Chapter One
The loud clacking sound caused my shoulders to jerk out of pure nervousness, as I lifted my head and glanced over to three empty seats next to me -- seats that were supposed to have been filled.
I was dressed in the finest conservative business attire that I had in my closet and my hair was flawless.
Ordinarily, I’d be feeling good about the way I looked today and about having so many eyes on me. But, it was definitely not an ordinary day. Today’s reason for my special costuming had robbed it of its meaning. It was just plain necessary.

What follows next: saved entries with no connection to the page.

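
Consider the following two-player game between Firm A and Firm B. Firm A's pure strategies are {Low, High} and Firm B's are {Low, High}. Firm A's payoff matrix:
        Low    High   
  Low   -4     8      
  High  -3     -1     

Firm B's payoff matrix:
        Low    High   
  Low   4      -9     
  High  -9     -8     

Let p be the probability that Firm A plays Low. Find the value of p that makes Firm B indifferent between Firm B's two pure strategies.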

Though I’d been pre-warned that today wouldn’t be a long day, it didn’t diminish the fact that I hadn’t heard someone call me by my full name, Jazmyn Reneé Wallace, since high school home-room roll-call.
The next words out of my mouth would be the most important sentence that I’d ever utter. My shaking voice struggled and cracked as I vocalized a simple two-word response.
Less than two years ago I was basking in the warm sun of Negril, Jamaica with my girlfriends, Trina and Brea, on a College Spring-Break vacation.
We’d been a best-friends-trio since our freshman year at Spelman College in Atlanta. All of us were now sophomores.
“Look at Trina’s scandalous ass!” Brea smirked to me at the sight of Trina shamelessly walking up to us from the sandy beach.
Trina had a dynamite body and was never one to cover it up. Today was no exception as she paraded her thick-self up the sand, skirt-wrap in-hand, on her way to the grass-hut bar where Brea and I were seated, still dripping wet from her ocean swim.
Brea and I giggled while witnessing the domino-effect of every guy’s head turning as she swayed by them in her fluorescent yellow bikini that contrasted her jet-black skin.
“If this were a highway, you know she’da caused an accident!” I replied back to Brea, just before Trina made it to us.
“Ahhhhh! That felt good!” Trina referred to her impulsive ocean dip. “I told you, you guys should’ve come with me.”
“Umm, Trina. You do know that skirt-wraps are meant to go around your waist?” Brea humorously scolded Trina for bringing her bikini-only-covered booty back to us, along with the attention of the entire beach.
“Whatever,” Trina countered as she ordered a drink from the bar after showing identification that she was of legal drinking age, which was 18 in Jamaica.
Trina had always been a strange one. Though she looked every bit the part of the ultimate sistah-girl, we swore that there had to be some blonde hair somewhere in the roots of her braids, because at times, she had white-girl tendencies. None more evident than today’s impromptu swim. She was the only black person that I knew who would do that. It was like she’d been issued her black skin and didn’t know that as a black woman she was supposed to look good by the water, but not actually be in it.
I had always assumed the reason for Trina’s country-white-girl behavior was because she was from Savannah, Georgia, a small southern community about 250-miles southeast of Atlanta. Despite being born and raised in Georgia, her speech was absent of the usual southern twang. It was as proper as a news anchor, enunciating every word. Clear evidence of her, privileged, private school, up bringing.
Brea, on the other hand was from the hood – Brooklyn to be precise. Though her rougher edges had been smoothed a bit because of her year and a half at college, it wasn’t wise to let her model-like beauty fool you. She still had that fire that could come out at any moment, if provoked. Brea was sort of a mix of Alicia Keys and Lil Kim. I guess the best way to describe Brea is Sophisticated-Ghetto.